Die Achterbahn schiebt sich den allerersten steilen Anstieg hoch. Ganz vorn sitzend bekommt man den größten Adrenalin-Kick, wenn sie sich nach diesem schier endlosen Aufwärts das erste Mal in die Tiefe stürzt. Ganz langsam, aber unaufhaltsam geht es nach oben. Kein Aufgeben. Die Menschen und alle anderen Dinge am Boden bleiben zurück, werden immer kleiner. Dann — dieser eine Moment. Dieses Ankommen, weit oben, kurz bevor sich die Achterbahn in einem kühnen Sturz nach unten neigt. Innehalten. Eine Sekunde Luftanhalten, zwei ————-
Und los!
Mein erster Halbmarathon. Mein „Projekt Berlin 21 (Komma 1)“. Hier endet es. Hier beginnt es! Am Start. Das ist der Moment des Loslaufens. Der Moment, wo das Gehen allmählich zum Laufschritt wird. Ganz langsam, unaufhaltsam. Zwischen 32.000 Menschen und doch ein Stück weit in meinem eigenen Universum, in meiner kleinen Läuferwelt. Und die Reise beginnt…

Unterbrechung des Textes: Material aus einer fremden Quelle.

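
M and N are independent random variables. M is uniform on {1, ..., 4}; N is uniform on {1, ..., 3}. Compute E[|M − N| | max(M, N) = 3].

6/5

P(max(M, N) = 3) = 5/12.
Summing |M−N|·P(x,y) over outcomes with max(M, N) = 3 gives 1/2.
E[|M − N| | max(M, N) = 3] = (1/2) / (5/12) = 6/5.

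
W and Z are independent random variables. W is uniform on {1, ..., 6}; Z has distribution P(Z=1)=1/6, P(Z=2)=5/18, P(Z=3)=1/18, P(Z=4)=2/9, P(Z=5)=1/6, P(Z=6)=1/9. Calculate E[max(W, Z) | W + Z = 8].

26/5

P(W + Z = 8) = 5/36.
Summing max(W,Z)·P(x,y) over outcomes with W + Z = 8 gives 13/18.
E[max(W, Z) | W + Z = 8] = (13/18) / (5/36) = 26/5.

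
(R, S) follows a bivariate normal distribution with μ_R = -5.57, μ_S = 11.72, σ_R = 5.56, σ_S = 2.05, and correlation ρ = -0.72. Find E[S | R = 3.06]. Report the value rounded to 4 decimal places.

The regression of S on R has slope ρ·σ_S/σ_R and passes through (μ_R, μ_S).
E[S | R=3.06] = 11.72 + (-0.72)·(2.05/5.56)·(3.06 − (-5.57)) = 11.72 + (-0.26547)·(8.63) = 9.4290.

9.4290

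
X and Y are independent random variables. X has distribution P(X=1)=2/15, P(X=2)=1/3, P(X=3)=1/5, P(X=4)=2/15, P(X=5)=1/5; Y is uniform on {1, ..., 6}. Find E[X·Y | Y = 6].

88/5

P(Y = 6) = 1/6.
Summing XY·P(x,y) over outcomes with Y = 6 gives 44/15.
E[X·Y | Y = 6] = (44/15) / (1/6) = 88/5.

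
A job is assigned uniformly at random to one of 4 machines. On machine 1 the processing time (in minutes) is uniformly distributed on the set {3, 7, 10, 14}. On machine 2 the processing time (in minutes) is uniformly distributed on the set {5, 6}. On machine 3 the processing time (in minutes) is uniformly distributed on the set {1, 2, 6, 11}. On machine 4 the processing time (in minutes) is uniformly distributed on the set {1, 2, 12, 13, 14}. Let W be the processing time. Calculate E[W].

137/20

E[W | machine 1] = (3+7+10+14)/4 = 17/2.
E[W | machine 2] = (5+6)/2 = 11/2.
E[W | machine 3] = (1+2+6+11)/4 = 5.
E[W | machine 4] = (1+2+12+13+14)/5 = 42/5.
E[W] = (1/4)·(17/2) + (1/4)·(11/2) + (1/4)·(5) + (1/4)·(42/5) = 137/20.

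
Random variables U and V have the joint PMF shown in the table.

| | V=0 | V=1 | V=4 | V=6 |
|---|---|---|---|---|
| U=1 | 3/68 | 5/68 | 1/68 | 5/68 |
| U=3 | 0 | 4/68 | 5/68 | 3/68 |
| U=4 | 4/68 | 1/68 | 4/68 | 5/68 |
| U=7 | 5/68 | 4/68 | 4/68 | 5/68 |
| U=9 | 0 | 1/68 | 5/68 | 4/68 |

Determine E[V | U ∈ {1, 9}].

7/2

P(U ∈ {1, 9}) = 6/17.
Σ V·P over the event = 0·(3/68) + 1·(5/68) + 4·(1/68) + 6·(5/68) + 1·(1/68) + 4·(5/68) + 6·(4/68) = 21/17.
E[V | U ∈ {1, 9}] = (21/17) / (6/17) = 7/2.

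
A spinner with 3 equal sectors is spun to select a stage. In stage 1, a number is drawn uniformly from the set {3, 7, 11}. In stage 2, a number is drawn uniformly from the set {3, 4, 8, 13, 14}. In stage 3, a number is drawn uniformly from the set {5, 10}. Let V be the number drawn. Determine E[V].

229/30

E[V | stage 1] = (3+7+11)/3 = 7.
E[V | stage 2] = (3+4+8+13+14)/5 = 42/5.
E[V | stage 3] = (5+10)/2 = 15/2.
E[V] = (1/3)·(7) + (1/3)·(42/5) + (1/3)·(15/2) = 229/30.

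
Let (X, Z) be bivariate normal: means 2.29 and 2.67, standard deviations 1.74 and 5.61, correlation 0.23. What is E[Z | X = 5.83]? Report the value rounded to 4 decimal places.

E[Z | X=x] = μ_Z + ρ(σ_Z/σ_X)(x − μ_X) for jointly normal variables.
E[Z | X=5.83] = 2.67 + (0.23)·(5.61/1.74)·(5.83 − (2.29)) = 2.67 + (0.74155)·(3.54) = 5.2951.

5.2951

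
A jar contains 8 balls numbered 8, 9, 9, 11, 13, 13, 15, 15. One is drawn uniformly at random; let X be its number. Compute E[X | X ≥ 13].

P(X ≥ 13) = 1/2.
Σ over the event: 13·1/4 + 15·1/4 = 7.
E[X | X ≥ 13] = (7) / (1/2) = 14.

14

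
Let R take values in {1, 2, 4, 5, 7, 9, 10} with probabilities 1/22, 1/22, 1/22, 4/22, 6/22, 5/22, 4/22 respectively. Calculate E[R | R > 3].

151/20

P(R > 3) = 10/11.
Σ over the event: 4·1/22 + 5·2/11 + 7·3/11 + 9·5/22 + 10·2/11 = 151/22.
E[R | R > 3] = (151/22) / (10/11) = 151/20.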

7:10. Der Wecker klingelt. Verdammt, es ist Sonntag! Überraschenderweise habe ich recht gut geschlafen. Nicht SUPER, aber passt schon. Die Sonne scheint. Halleluja! Wusste gar nicht, dass auch am Sonntag so früh schon Tageslicht existiert…
Aufstehen. Zähneputzen. Das Ding mit dem Frühstück: schlauer als vor 3 Wochen gibt´s heute 1 1/2 Toastscheiben mit lecker Honig und noch leckerer Nutella. Hmmm! Dazu ein Käffchen, ist ja noch nicht genug Adrenalin im Blut, ein paar Schlucke Wasser, fühlt sich gut an.
7:50. Mein Mund ist irgendwie ganz trocken. Ich trinke noch ein paar Schlucke. Meine Partnerin, die Manu, welche ihren Sonntag (hoffentlich) gern für mich opfert, ist mit mir auf den Beinen.
Ich bin ihr dankbar, zu zweit geht fast alles besser.
8:10. Wir fahren los. Also, Manu fährt, ich brauch´ mich bloß um mich selbst zu kümmern. Ist mir durchaus recht.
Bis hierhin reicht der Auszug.